The full working paper is available here.

Analysis Projects Huge Retiree Health Care Expenses

“Adding deductibles, copays, hearing, vision, and dental cost sharing, the number grows to $607,662 in future dollars,” the research states.

HealthView Services has published the 2017 Retirement Health Care Costs Data Report.

Similar to other recent research results, the findings frankly are grim in many respects for retirement savers. At a minimum, the research suggests retiree health care expenses will rise at an average annual rate of 5.47% for the next decade or more. Such a rate is almost triple the U.S. inflation rate from 2012 to 2016, which stood at a mere 1.9%, and more than double annual projected Social Security cost-of-living adjustments retirees can depend on.

Get more!  Sign up for PLANSPONSOR newsletters.

Other findings show, because of longer life expectancies, women will continue to pay more for total lifetime health care than men.

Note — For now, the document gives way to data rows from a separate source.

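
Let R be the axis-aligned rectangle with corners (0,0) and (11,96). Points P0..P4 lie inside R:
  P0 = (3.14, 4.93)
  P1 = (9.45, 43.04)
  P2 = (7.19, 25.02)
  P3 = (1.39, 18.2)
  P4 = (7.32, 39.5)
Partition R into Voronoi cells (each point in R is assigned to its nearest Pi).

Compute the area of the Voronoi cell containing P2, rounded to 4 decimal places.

Area of P2's cell: 128.6427

1. box [0,11]×[0,96]: [(0, 0) (11, 0) (11, 96) (0, 96)]
2. ⊥bis P2·P0 via (5.165,14.975): [(0, 16.0162) (11, 13.7987) (11, 96) (0, 96)]  |A|=892.0179
3. ⊥bis P2·P1 via (8.32,34.03): [(0, 35.0735) (0, 16.0162) (11, 13.7987) (11, 33.6939)]  |A|=214.2383
4. ⊥bis P2·P3 via (4.29,21.61): [(0, 35.0735) (0, 25.2584) (11, 15.9035) (11, 33.6939)]  |A|=151.8298
5. ⊥bis P2·P4 via (7.255,32.26): [(0, 32.3251) (0, 25.2584) (11, 15.9035) (11, 32.2264)]  |A|=128.6427
6. canonical 4-gon: [(0, 32.3251) (0, 25.2584) (11, 15.9035) (11, 32.2264)]
7. shoelace: 128.6427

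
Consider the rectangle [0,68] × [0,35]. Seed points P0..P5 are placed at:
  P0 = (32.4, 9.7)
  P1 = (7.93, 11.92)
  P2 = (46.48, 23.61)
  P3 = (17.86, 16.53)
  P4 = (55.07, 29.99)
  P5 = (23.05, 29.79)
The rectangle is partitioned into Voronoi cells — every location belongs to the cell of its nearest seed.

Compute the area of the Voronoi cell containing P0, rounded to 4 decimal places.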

It’s not all bad news, however. Beyond making a strong argument for the use of long-term health savings accounts to address the massive amounts of cash retirees are expected to spend on health care, for the first time, the 2017 Report highlights and quantifies the real and measurable financial benefits associated with behavior modification.

“Americans are not powerless when it comes to reducing costs … Current data show that Americans with specific medical conditions, such as type II diabetes or high blood pressure, have some control over their longevity and health expenditures if they actively change behaviors and follow prescribed treatments,” the firm reports. “Those who manage their conditions can extend life expectancies, save money, and offset future medical expenses.”

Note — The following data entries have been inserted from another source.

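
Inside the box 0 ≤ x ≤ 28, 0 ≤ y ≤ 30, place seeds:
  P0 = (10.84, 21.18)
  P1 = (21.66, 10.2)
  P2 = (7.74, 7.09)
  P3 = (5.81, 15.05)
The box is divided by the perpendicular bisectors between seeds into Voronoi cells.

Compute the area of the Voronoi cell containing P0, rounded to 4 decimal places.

1. box [0,28]×[0,30]: [(0, 0) (28, 0) (28, 30) (0, 30)]
2. ⊥bis P0·P1 via (16.25,15.69): [(0, 0) (0.328, 0) (28, 27.2688) (28, 30) (0, 30)]  |A|=462.709
3. ⊥bis P0·P2 via (9.29,14.135): [(0, 16.1789) (13.6897, 13.167) (28, 27.2688) (28, 30) (0, 30)]  |A|=349.8073
4. ⊥bis P0·P3 via (8.325,18.115): [(0, 24.9461) (13.992, 13.4649) (28, 27.2688) (28, 30) (0, 30)]  |A|=285.9777
5. canonical 5-gon: [(0, 24.9461) (13.992, 13.4649) (28, 27.2688) (28, 30) (0, 30)]
6. shoelace: 285.9777

Area of P0's cell: 285.9777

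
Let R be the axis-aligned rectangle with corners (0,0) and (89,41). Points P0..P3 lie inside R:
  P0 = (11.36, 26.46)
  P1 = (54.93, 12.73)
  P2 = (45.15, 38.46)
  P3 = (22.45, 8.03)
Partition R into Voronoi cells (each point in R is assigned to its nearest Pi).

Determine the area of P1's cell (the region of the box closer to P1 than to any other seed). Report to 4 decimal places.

1. box [0,89]×[0,41]: [(0, 0) (89, 0) (89, 41) (0, 41)]
2. ⊥bis P1·P0 via (33.145,19.595): [(26.9701, 0) (89, 0) (89, 41) (39.8903, 41)]  |A|=2278.3623
3. ⊥bis P1·P2 via (50.04,25.595): [(32.994, 19.1158) (26.9701, 0) (89, 0) (89, 40.4037)]  |A|=1724.3012
4. ⊥bis P1·P3 via (38.69,10.38): [(37.1948, 20.7125) (40.192, 0) (89, 0) (89, 40.4037)]  |A|=1552.0296
5. canonical 4-gon: [(37.1948, 20.7125) (40.192, 0) (89, 0) (89, 40.4037)]
6. shoelace: 1552.0296

Area of P1's cell: 1552.0296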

The report points to one case study involving a 50-year-old with type II diabetes. Proactive management of the condition can mitigate the associated treatment expense and increase annual in-retirement income by almost $17,000. Naturally, some potentially difficult lifestyle changes and careful adherence to diabetes-care protocols will be required, but it should be encouraging to see that real solutions are possible, even for those with challenging medical conditions.

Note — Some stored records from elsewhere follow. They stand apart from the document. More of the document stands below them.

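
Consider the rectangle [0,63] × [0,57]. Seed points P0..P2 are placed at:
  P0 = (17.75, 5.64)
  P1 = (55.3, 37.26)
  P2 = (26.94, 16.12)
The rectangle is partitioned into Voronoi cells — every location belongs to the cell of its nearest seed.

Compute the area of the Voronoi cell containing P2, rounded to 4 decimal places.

1. box [0,63]×[0,57]: [(0, 0) (63, 0) (63, 57) (0, 57)]
2. ⊥bis P2·P0 via (22.345,10.88): [(0, 30.4745) (34.7522, 0) (63, 0) (63, 57) (0, 57)]  |A|=3061.4713
3. ⊥bis P2·P1 via (41.12,26.69): [(0, 30.4745) (34.7522, 0) (61.0152, 0) (18.5264, 57) (0, 57)]  |A|=1737.4068
4. canonical 5-gon: [(0, 30.4745) (34.7522, 0) (61.0152, 0) (18.5264, 57) (0, 57)]
5. shoelace: 1737.4068

Area of P2's cell: 1737.4068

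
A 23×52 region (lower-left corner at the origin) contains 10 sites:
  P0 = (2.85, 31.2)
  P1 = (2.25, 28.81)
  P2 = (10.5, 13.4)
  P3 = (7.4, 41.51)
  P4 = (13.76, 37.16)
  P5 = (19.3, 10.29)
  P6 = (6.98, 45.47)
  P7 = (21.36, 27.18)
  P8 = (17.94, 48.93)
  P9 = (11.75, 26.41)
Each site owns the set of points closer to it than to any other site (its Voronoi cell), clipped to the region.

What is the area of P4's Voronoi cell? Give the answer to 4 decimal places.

1. box [0,23]×[0,52]: [(0, 0) (23, 0) (23, 52) (0, 52)]
2. ⊥bis P4·P0 via (8.305,34.18): [(0, 49.3826) (23, 7.2803) (23, 52) (0, 52)]  |A|=544.377
3. ⊥bis P4·P1 via (8.005,32.985): [(0, 49.3826) (11.863, 27.667) (23, 12.3152) (23, 52) (0, 52)]  |A|=516.3396
4. ⊥bis P4·P2 via (12.13,25.28): [(0, 49.3826) (11.863, 27.667) (13.7565, 25.0568) (23, 23.7886) (23, 52) (0, 52)]  |A|=463.3129
5. ⊥bis P4·P3 via (10.58,39.335): [(7.7496, 35.1967) (11.863, 27.667) (13.7565, 25.0568) (23, 23.7886) (23, 52) (19.2424, 52)]  |A|=291.5036
6. ⊥bis P4·P5 via (16.53,23.725): [(7.7496, 35.1967) (11.863, 27.667) (13.7565, 25.0568) (19.3004, 24.2962) (23, 25.059) (23, 52) (19.2424, 52)]  |A|=289.1536
7. ⊥bis P4·P6 via (10.37,41.315): [(13.9093, 44.2027) (7.7496, 35.1967) (11.863, 27.667) (13.7565, 25.0568) (19.3004, 24.2962) (23, 25.059) (23, 51.6196)]  |A|=272.7749
8. ⊥bis P4·P7 via (17.56,32.17): [(13.9093, 44.2027) (7.7496, 35.1967) (11.7995, 27.7832) (23, 36.3127) (23, 51.6196)]  |A|=193.5998
9. ⊥bis P4·P8 via (15.85,43.045): [(13.6515, 43.8258) (7.7496, 35.1967) (11.7995, 27.7832) (23, 36.3127) (23, 40.5057)]  |A|=140.8938
10. ⊥bis P4·P9 via (12.755,31.785): [(13.6515, 43.8258) (7.7496, 35.1967) (9.256, 32.4392) (16.2069, 31.1396) (23, 36.3127) (23, 40.5057)]  |A|=126.3648
11. canonical 6-gon: [(13.6515, 43.8258) (7.7496, 35.1967) (9.256, 32.4392) (16.2069, 31.1396) (23, 36.3127) (23, 40.5057)]
12. shoelace: 126.3648

Area of P4's cell: 126.3648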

Specific expense projections are sobering 

According to HealthView Services, total projected lifetime health care premiums for Medicare Parts B and D, supplemental insurance, and dental insurance for “a healthy 65-year-old couple retiring this year” are expected to be $321,994 in today’s dollars, or $485,246 in future dollars that account for inflation projections.

“Adding deductibles, copays, hearing, vision, and dental cost sharing, that number grows to $607,662 in future dollars,” the research states. “Medicare Part B premiums grew by 16% in 2016. The Medicare Board of Trustees originally projected a 24% Part-B decrease for 2017, but instead, premiums increased 10%.” The Trustees estimate a 1.3% decrease in 2018, the report clarifies. Also, the average cost of supplemental insurance will rise at 7.12% per year, driven by annual projected premium inflation of 3.80% and an additional annual age-based increase of 3.32%.

HealthView’s Retirement Health Care Cost Index shows that a 66-year-old couple retiring this year will require 59% of their Social Security benefits to cover total retirement health care costs.

“A 55-year-old couple will need 92% of benefits, and 45-year-old couple, 122%,” the report warns. “Women will face higher lifetime health care costs because they will live, on average, two years longer than men. Expected health care costs (for Medicare Parts B and D, a supplemental insurance policy, and all out-of-pockets) for a healthy 63-year-old woman retiring this year (living to age 89) are projected to be $362,607 in future dollars, or 29.9% more than a 65-year-old male ($279,176).”

The report concludes that health care will undoubtedly be one of the most significant retirement expenditures for many; however, the annual savings required to cover this expense may seem more reasonable if individuals consider investing more aggressively for retirement over longer periods of time. For example, a Millennial entering the work force has a fairly good chance of meeting these worrying figures if they invest regularly in a health savings account (HSA) during the course of their working lifetime.